-- by agraphia
In an empty field outside a small Dufferin County hamlet 90 miles northwest of Toronto, Canada, lie 42 school buses buried roughly 15ft underground. They were gutted and lowered into this grave in 1980, secured end to end into a 929-square-metre maze of narrow passageways and shallow, arched ceilings. Twenty years of decomposition after their initial burial they are dark, wet and corroding, more like the ruins of a decrepit, subterrainian dungeon than the pristine, futuristic spacecraft the architect may have envisioned. A few stainless steel water tankers, a large septic tank, and five large steel drums poised vertically like towers complete the structure, which is encased in a solid foot of reinforced concrete and covered in about 2.5 metres of soil. Only the five steel drums, weathered a rust-gold, and the front entrance, a padlocked door of heavy steel, remain visible above ground. An almost invisible, innocuous construction, subtle yet unsettling in its pastoral repose. On first witness it is difficult to imagine the purpose of these decaying towers, lying in an untilled field like abandoned agricultural silos, mysteriously left to rust, ugly and ominous, under an otherwise naive and unsuspecting slice of country sky.

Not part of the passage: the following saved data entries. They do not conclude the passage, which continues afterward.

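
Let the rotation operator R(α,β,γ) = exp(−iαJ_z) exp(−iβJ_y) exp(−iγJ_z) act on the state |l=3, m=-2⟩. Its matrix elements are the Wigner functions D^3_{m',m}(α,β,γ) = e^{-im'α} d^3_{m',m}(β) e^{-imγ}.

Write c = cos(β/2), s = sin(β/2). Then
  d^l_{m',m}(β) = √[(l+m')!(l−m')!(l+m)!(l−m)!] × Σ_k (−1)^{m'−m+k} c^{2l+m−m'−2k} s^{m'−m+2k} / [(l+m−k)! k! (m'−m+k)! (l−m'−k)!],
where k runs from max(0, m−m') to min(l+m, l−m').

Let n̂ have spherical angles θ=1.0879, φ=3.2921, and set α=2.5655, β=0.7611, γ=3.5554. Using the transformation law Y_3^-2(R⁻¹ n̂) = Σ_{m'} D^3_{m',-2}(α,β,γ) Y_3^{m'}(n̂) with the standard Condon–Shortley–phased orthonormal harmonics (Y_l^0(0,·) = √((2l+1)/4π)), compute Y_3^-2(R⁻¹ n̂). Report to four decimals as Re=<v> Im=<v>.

Re=-0.0643 Im=-0.2940

Need the full column D^3_{m',-2} for m'=−3..3 at α=2.5655, β=0.7611, γ=3.5554.
cos(β/2)=0.928460, sin(β/2)=0.371431
d^3_{-3,-2}: single k=1 term ⇒ +0.627727;  D = -0.389875+0.491974i
d^3_{-2,-2}: k∈[0..1] ⇒ +0.640591 -0.512602 = +0.127988;  D = +0.121306-0.040816i
d^3_{-1,-2}: k∈[0..1] ⇒ -0.810393 +0.259391 = -0.551001;  D = +0.533664+0.137132i
d^3_{0,-2}: k∈[0..1] ⇒ +0.561528 -0.089867 = +0.471660;  D = +0.319141+0.347293i
d^3_{1,-2}: k∈[0..1] ⇒ -0.259391 +0.020757 = -0.238635;  D = +0.039688+0.235311i
d^3_{2,-2}: k∈[0..1] ⇒ +0.082037 -0.002626 = +0.079411;  D = -0.031581+0.072861i
d^3_{3,-2}: single k=0 term ⇒ -0.016078;  D = -0.013398+0.008888i
Y_3^{m'}(θ=1.0879,φ=3.2921) and Σ D·Y over m':
  (-0.3899+0.4920i)·(-0.2608+0.1265i)  (+0.1213-0.0408i)·(+0.3555-0.1104i)  (+0.5337+0.1371i)·(-0.0221+0.0034i)  (+0.3191+0.3473i)·(-0.3330+0.0000i)  (+0.0397+0.2353i)·(+0.0221+0.0034i)  (-0.0316+0.0729i)·(+0.3555+0.1104i)  (-0.0134+0.0089i)·(+0.2608+0.1265i)
Y_3^-2(R⁻¹ n̂) = -0.064258-0.294039i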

The Survival Shelter : a physical testament to the profound need to make sense of our mortality faced with the uncertainty and inevitability of death. The will to secure order in chaos. The shelter lies somewhere between extremes of fear and hope, pessimism and optimism, destruction and construction. A symbol of apocalypse and rebirth : grave & haven, shipwreck & ark, dystopia & utopia. A physical structure constructed from a blueprint of fear and paranoia, trauma and catastrophe, yet miracle and gift, the promise of hereafter and a new world order. As a "nation awakened to danger", a society at 'risk' to the real possibility, the imminence and immanence of terrorism or other catastrophe, we are told to continue our daily routine. By definition, terrorism is 'the systematic use of violence as a means to intimidate or coerce societies or governments'. To live in fear is to allow the terrorist to win. Shop to survive! Despite the current global climate of violence and our cold war history, the 'survival shelter' remains an architecture of extremes. Whether the classified retreat of the social elite, the private asylum of the socially paranoid or haven of a prepared realist, it is panic architecture, shaped by sinister forces that most of us would rather forget, its very existence a lurking threat to routine normalcy, comfort and security.